It turns out that my discussion of the Constitutional ramifications of nominating Clinton to be Secretary of State was, while prescient, somewhat misguided in that it was directed at the wrong Clinton. Senator Hilary Clinton, it seems, faces an Emolument Clause problem. Article I, section six of the United States Constitution:
No Senator or Representative shall, during the Time for which he was elected, be appointed to any civil Office under the Authority of the United States which shall have been created, or the Emoluments whereof shall have been increased during such time....
In plain language, this means that no Member of Congress may be appointed to an office that was created, or the salary paid to which was increased, during his or her term in office.
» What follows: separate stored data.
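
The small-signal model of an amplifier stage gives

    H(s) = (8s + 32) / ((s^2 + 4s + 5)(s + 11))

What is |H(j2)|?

Substitute s = j2: numerator = 32 + j16, denominator = -5 + j90.
|H(j2)| = |32 + j16| / |-5 + j90| = 35.777 / 90.139 ≈ 0.3969.

|H(j2)| ≈ 0.3969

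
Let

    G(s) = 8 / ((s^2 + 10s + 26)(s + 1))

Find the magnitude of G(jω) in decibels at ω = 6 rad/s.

|G(j6)|_dB ≈ -33.3 dB

Substitute s = j6: numerator = 8, denominator = -370.
|G(j6)| = |8| / |-370| = 8 / 370 ≈ 0.02162.
In decibels: 20·log₁₀(0.02162) ≈ -33.3 dB.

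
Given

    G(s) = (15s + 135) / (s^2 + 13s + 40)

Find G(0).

Set s = 0: G(0) = (135) / (40) = 27/8.

G(0) = 27/8 ≈ 3.375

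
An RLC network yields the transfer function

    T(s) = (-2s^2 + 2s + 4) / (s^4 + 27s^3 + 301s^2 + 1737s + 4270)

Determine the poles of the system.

The poles are the roots of the denominator s^4 + 27s^3 + 301s^2 + 1737s + 4270 = 0.
Trying s = -10: the polynomial evaluates to 0, so (s + 10) is a factor.
Dividing out leaves s^3 + 17s^2 + 131s + 427 = 0.
This factors further as (s^2 + 10s + 61)(s + 7) = 0.

s = -5 ± 6j, -10, -7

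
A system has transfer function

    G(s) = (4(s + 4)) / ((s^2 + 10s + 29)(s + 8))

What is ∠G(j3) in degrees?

At s = j3: numerator = 16 + j12, denominator = 70 + j300.
∠G = ∠num − ∠den = 36.870° − (76.866°) = -40.00°.

∠G(j3) ≈ -40.00°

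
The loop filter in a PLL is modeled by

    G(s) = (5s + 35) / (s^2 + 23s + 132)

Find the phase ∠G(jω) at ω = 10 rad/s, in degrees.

∠G(j10) ≈ -27.07°

At s = j10: numerator = 35 + j50, denominator = 32 + j230.
∠G = ∠num − ∠den = 55.008° − (82.079°) = -27.07°.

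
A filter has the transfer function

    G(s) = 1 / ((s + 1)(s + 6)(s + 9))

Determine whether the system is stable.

The poles can be read from the denominator factors: s = -1, -6, -9.
Since all poles lie strictly in the left half-plane, the system is stable.

stable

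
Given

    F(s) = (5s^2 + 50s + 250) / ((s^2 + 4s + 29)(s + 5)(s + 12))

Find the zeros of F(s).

s = -5 + 5j, -5 - 5j

Set the numerator to zero: 5s^2 + 50s + 250 = 0, i.e. 5·(s^2 + 10s + 50) = 0.
Factoring: (s^2 + 10s + 50) = 0.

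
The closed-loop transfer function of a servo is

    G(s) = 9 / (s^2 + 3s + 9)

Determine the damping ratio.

ζ = 0.5

Compare the denominator to the standard form s^2 + 2ζωₙs + ωₙ².
ωₙ² = 9, so ωₙ = 3 rad/s.
2ζωₙ = 3, so ζ = 3/(2·3) = 0.5.
With ζ = 0.5 the response is underdamped.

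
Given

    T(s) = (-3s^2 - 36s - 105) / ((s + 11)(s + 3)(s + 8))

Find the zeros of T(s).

Set the numerator to zero: -3s^2 - 36s - 105 = 0, i.e. -3·(s^2 + 12s + 35) = 0.
Factoring: (s + 7)(s + 5) = 0.

s = -7, -5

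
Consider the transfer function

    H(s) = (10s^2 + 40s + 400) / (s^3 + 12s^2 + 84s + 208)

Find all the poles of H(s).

s = -4 ± 6j, -4

The poles are the roots of the denominator s^3 + 12s^2 + 84s + 208 = 0.
Trying s = -4: the polynomial evaluates to 0, so (s + 4) is a factor.
Dividing out leaves s^2 + 8s + 52 = 0.
The quadratic formula then gives s = -4 ± 6j.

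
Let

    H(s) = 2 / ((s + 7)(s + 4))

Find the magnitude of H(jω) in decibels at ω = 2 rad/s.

Substitute s = j2: numerator = 2, denominator = 24 + j22.
|H(j2)| = |2| / |24 + j22| = 2 / 32.558 ≈ 0.06143.
In decibels: 20·log₁₀(0.06143) ≈ -24.2 dB.

|H(j2)|_dB ≈ -24.2 dB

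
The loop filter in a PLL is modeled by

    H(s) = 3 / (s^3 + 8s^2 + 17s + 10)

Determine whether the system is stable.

The denominator s^3 + 8s^2 + 17s + 10 factors as (s + 5)(s + 1)(s + 2), giving poles at s = -5, -1, -2.
Since all poles lie strictly in the left half-plane, the system is stable.

stable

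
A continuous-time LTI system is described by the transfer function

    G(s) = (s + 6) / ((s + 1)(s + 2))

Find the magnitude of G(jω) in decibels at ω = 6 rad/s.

|G(j6)|_dB ≈ -13.1 dB

Substitute s = j6: numerator = 6 + j6, denominator = -34 + j18.
|G(j6)| = |6 + j6| / |-34 + j18| = 8.4853 / 38.471 ≈ 0.2206.
In decibels: 20·log₁₀(0.2206) ≈ -13.1 dB.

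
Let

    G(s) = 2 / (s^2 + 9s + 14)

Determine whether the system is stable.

stable

The denominator s^2 + 9s + 14 factors as (s + 7)(s + 2), giving poles at s = -7, -2.
Since all poles lie strictly in the left half-plane, the system is stable.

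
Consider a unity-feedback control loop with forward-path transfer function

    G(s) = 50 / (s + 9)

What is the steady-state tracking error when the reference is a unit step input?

e_ss = 0.1525

G(s) has no poles at the origin.
This is a Type 0 system. Kp = lim_{s→0} G(s) = 50/9.
e_ss = 1/(1 + Kp) = 1/(1 + 50/9) = 9/59 ≈ 0.1525.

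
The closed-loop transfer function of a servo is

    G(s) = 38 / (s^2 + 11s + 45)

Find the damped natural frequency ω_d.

ω_d ≈ 3.841 rad/s

Comparing s^2 + 11s + 45 to s^2 + 2ζωₙs + ωₙ²: ωₙ = √45 ≈ 6.708 rad/s and ζ = 11/(2·√45) ≈ 0.8199.
ζωₙ = 11/2 = 5.5, so ω_d = ωₙ√(1−ζ²) = √(ωₙ² − (ζωₙ)²) = √(45 − 5.5²) = √14.75 ≈ 3.841 rad/s.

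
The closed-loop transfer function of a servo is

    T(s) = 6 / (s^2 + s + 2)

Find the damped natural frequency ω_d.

ω_d ≈ 1.323 rad/s

Comparing s^2 + s + 2 to s^2 + 2ζωₙs + ωₙ²: ωₙ = √2 ≈ 1.414 rad/s and ζ = 1/(2·√2) ≈ 0.3536.
ζωₙ = 1/2 = 0.5, so ω_d = ωₙ√(1−ζ²) = √(ωₙ² − (ζωₙ)²) = √(2 − 0.5²) = √1.75 ≈ 1.323 rad/s.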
What does this have to do with Sen. Clinton? Well, back in January of this year, President Bush signed an executive order raising the salary of Cabinet officers from $186,600 to $191,300. And Sen. Clinton's term ends in 2012. Hence, she is Constitutionally ineligible to serve in Pres. Obama's Cabinet.
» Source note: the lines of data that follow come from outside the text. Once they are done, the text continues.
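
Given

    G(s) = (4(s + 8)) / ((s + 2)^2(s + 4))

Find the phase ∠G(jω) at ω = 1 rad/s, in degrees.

∠G(j1) ≈ -60.04°

At s = j1: numerator = 32 + j4, denominator = 8 + j19.
∠G = ∠num − ∠den = 7.1250° − (67.166°) = -60.04°.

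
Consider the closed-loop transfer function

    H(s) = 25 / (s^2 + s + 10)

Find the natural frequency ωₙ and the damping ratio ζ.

ωₙ ≈ 3.162 rad/s, ζ ≈ 0.1581

Compare the denominator to the standard form s^2 + 2ζωₙs + ωₙ².
ωₙ² = 10, so ωₙ = √10 ≈ 3.162 rad/s.
2ζωₙ = 1, so ζ = 1/(2·√10) ≈ 0.1581.
With ζ = 0.1581 the response is underdamped.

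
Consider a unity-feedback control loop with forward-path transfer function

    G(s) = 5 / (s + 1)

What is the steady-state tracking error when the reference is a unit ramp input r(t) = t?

G(s) has no poles at the origin.
This is a Type 0 system; Kv = lim_{s→0} s·G(s) = 0, so the steady-state error for a ramp input is infinite.

e_ss = ∞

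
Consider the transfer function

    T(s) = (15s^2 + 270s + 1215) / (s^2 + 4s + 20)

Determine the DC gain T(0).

T(0) = 243/4 ≈ 60.75

Set s = 0: T(0) = (1215) / (20) = 243/4.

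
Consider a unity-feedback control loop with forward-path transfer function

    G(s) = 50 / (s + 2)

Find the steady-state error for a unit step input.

G(s) has no poles at the origin.
This is a Type 0 system. Kp = lim_{s→0} G(s) = 50/2 = 25.
e_ss = 1/(1 + Kp) = 1/(1 + 25) = 1/26 ≈ 0.03846.

e_ss = 0.03846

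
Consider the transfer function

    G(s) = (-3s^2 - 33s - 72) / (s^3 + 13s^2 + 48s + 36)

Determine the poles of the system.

The poles are the roots of the denominator s^3 + 13s^2 + 48s + 36 = 0.
Trying s = -6: the polynomial evaluates to 0, so (s + 6) is a factor.
Dividing out leaves s^2 + 7s + 6 = 0.
Factoring the quadratic: (s + 1)(s + 6) = 0.

s = -6, -1, -6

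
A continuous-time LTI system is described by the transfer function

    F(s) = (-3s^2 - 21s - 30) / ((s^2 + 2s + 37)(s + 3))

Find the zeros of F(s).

Set the numerator to zero: -3s^2 - 21s - 30 = 0, i.e. -3·(s^2 + 7s + 10) = 0.
Factoring: (s + 5)(s + 2) = 0.

s = -5, -2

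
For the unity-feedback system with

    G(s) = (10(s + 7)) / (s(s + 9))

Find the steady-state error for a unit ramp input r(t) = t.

G(s) has one pole at the origin.
This is a Type 1 system. Kv = lim_{s→0} s·G(s) = 70/9.
e_ss = 1/Kv = 1/(70/9) = 9/70 ≈ 0.1286.

e_ss = 0.1286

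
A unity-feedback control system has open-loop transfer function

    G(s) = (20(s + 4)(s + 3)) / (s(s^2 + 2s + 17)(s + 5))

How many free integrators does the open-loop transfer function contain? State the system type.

Type 1

The denominator has 1 factor of s at the origin (free integrator), so this is a Type 1 system.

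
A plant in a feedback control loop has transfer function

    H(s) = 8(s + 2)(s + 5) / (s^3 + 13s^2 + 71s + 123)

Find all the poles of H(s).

s = -5 ± 4j, -3

The poles are the roots of the denominator s^3 + 13s^2 + 71s + 123 = 0.
Trying s = -3: the polynomial evaluates to 0, so (s + 3) is a factor.
Dividing out leaves s^2 + 10s + 41 = 0.
The quadratic formula then gives s = -5 ± 4j.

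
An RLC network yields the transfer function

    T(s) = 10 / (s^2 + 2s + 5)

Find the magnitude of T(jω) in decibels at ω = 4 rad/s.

|T(j4)|_dB ≈ -2.67 dB

Substitute s = j4: numerator = 10, denominator = -11 + j8.
|T(j4)| = |10| / |-11 + j8| = 10 / 13.601 ≈ 0.7352.
In decibels: 20·log₁₀(0.7352) ≈ -2.67 dB.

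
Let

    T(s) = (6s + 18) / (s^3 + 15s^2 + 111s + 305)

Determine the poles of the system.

s = -5 ± 6j, -5

The poles are the roots of the denominator s^3 + 15s^2 + 111s + 305 = 0.
Trying s = -5: the polynomial evaluates to 0, so (s + 5) is a factor.
Dividing out leaves s^2 + 10s + 61 = 0.
The quadratic formula then gives s = -5 ± 6j.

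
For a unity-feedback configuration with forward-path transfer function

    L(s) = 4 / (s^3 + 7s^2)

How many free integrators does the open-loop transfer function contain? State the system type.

Type 2

Factor s from the denominator: s^3 + 7s^2 = s^2·(s + 7).
There are 2 poles at the origin, so the system is Type 2.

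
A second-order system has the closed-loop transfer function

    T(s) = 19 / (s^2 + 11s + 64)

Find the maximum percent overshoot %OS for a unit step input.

Comparing s^2 + 11s + 64 to s^2 + 2ζωₙs + ωₙ²: ωₙ = 8 rad/s and ζ = 11/(2·8) = 0.6875.
%OS = 100·exp(−πζ/√(1−ζ²)) = 100·exp(−π·0.6875/√(1−0.6875²)) ≈ 5.11%.

%OS ≈ 5.11%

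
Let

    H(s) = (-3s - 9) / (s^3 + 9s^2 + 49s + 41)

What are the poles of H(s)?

s = -4 + 5j, -4 - 5j, -1

The poles are the roots of the denominator s^3 + 9s^2 + 49s + 41 = 0.
Trying s = -1: the polynomial evaluates to 0, so (s + 1) is a factor.
Dividing out leaves s^2 + 8s + 41 = 0.
The quadratic formula then gives s = -4 ± 5j.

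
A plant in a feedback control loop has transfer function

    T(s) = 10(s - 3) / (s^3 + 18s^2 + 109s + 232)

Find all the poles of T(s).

s = -5 + 2j, -5 - 2j, -8

The poles are the roots of the denominator s^3 + 18s^2 + 109s + 232 = 0.
Trying s = -8: the polynomial evaluates to 0, so (s + 8) is a factor.
Dividing out leaves s^2 + 10s + 29 = 0.
The quadratic formula then gives s = -5 ± 2j.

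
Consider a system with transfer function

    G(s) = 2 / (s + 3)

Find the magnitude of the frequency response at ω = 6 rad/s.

|G(j6)| ≈ 0.2981

Substitute s = j6: numerator = 2, denominator = 3 + j6.
|G(j6)| = |2| / |3 + j6| = 2 / 6.7082 ≈ 0.2981.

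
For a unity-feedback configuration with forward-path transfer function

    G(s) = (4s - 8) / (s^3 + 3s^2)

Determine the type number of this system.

Factor s from the denominator: s^3 + 3s^2 = s^2·(s + 3).
There are 2 poles at the origin, so the system is Type 2.

Type 2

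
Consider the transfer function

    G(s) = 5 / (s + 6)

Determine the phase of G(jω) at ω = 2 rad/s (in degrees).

∠G(j2) ≈ -18.43°

At s = j2: numerator = 5, denominator = 6 + j2.
∠G = ∠num − ∠den = 0° − (18.435°) = -18.43°.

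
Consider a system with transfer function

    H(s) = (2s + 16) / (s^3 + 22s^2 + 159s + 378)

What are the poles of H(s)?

The poles are the roots of the denominator s^3 + 22s^2 + 159s + 378 = 0.
Trying s = -9: the polynomial evaluates to 0, so (s + 9) is a factor.
Dividing out leaves s^2 + 13s + 42 = 0.
Factoring the quadratic: (s + 6)(s + 7) = 0.

s = -9, -6, -7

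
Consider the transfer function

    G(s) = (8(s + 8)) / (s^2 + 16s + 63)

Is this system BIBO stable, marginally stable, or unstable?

stable

The denominator s^2 + 16s + 63 factors as (s + 7)(s + 9), giving poles at s = -7, -9.
Since all poles lie strictly in the left half-plane, the system is stable.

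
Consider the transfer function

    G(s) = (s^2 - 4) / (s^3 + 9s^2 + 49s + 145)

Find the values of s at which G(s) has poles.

s = -2 ± 5j, -5

The poles are the roots of the denominator s^3 + 9s^2 + 49s + 145 = 0.
Trying s = -5: the polynomial evaluates to 0, so (s + 5) is a factor.
Dividing out leaves s^2 + 4s + 29 = 0.
The quadratic formula then gives s = -2 ± 5j.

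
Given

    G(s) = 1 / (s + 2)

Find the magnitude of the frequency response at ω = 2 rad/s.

|G(j2)| ≈ 0.3536

Substitute s = j2: numerator = 1, denominator = 2 + j2.
|G(j2)| = |1| / |2 + j2| = 1 / 2.8284 ≈ 0.3536.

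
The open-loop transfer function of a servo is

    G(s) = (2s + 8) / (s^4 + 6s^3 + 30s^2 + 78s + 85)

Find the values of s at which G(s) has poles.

s = -2 + j, -2 - j, -1 + 4j, -1 - 4j

The poles are the roots of the denominator s^4 + 6s^3 + 30s^2 + 78s + 85 = 0.
No real roots exist; factor into two real quadratics: (s^2 + 4s + 5)(s^2 + 2s + 17) = 0.
Each quadratic gives a conjugate pair via the quadratic formula.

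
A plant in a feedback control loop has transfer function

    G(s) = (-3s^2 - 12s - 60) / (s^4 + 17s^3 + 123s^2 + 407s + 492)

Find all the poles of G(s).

s = -5 + 4j, -5 - 4j, -4, -3

The poles are the roots of the denominator s^4 + 17s^3 + 123s^2 + 407s + 492 = 0.
Trying s = -4: the polynomial evaluates to 0, so (s + 4) is a factor.
Dividing out leaves s^3 + 13s^2 + 71s + 123 = 0.
This factors further as (s^2 + 10s + 41)(s + 3) = 0.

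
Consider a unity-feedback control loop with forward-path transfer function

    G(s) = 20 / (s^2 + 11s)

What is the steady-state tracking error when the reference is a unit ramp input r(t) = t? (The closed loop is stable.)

e_ss = 0.5500

G(s) has one pole at the origin.
This is a Type 1 system. Kv = lim_{s→0} s·G(s) = 20/11.
e_ss = 1/Kv = 1/(20/11) = 11/20 ≈ 0.5500.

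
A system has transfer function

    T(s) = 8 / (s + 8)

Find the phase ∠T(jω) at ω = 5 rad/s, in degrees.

At s = j5: numerator = 8, denominator = 8 + j5.
∠T = ∠num − ∠den = 0° − (32.005°) = -32.01°.

∠T(j5) ≈ -32.01°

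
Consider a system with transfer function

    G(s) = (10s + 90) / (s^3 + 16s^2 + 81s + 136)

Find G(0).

Set s = 0: G(0) = (90) / (136) = 45/68.

G(0) = 45/68 ≈ 0.6618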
This is hardly the first time this problem has arisen. The Emolument Clause stood in the way when Sen. Philander C. Knox was nominated by President Taft to be Secretary of State; Congress "solved" the problem by passing a law reducing the salary of the Secretary of State to its level at the beginning of Knox's term in office. Subsequent Congresses did the same for other nominees in similar situations, including Sen. William Saxbe, nominated by Pres. Nixon to be Attorney General, and Sen. Lloyd Bentsen, nominated by Pres. Clinton to be Secretary of the Treasury. This kind of legislative action -- known nowadays as a "Saxbe fix" -- is arguably unconstitutional, but it's never been challenged in court. But if there's any Senator whose nomination might prompt such a challenge, it would be Hilary Clinton.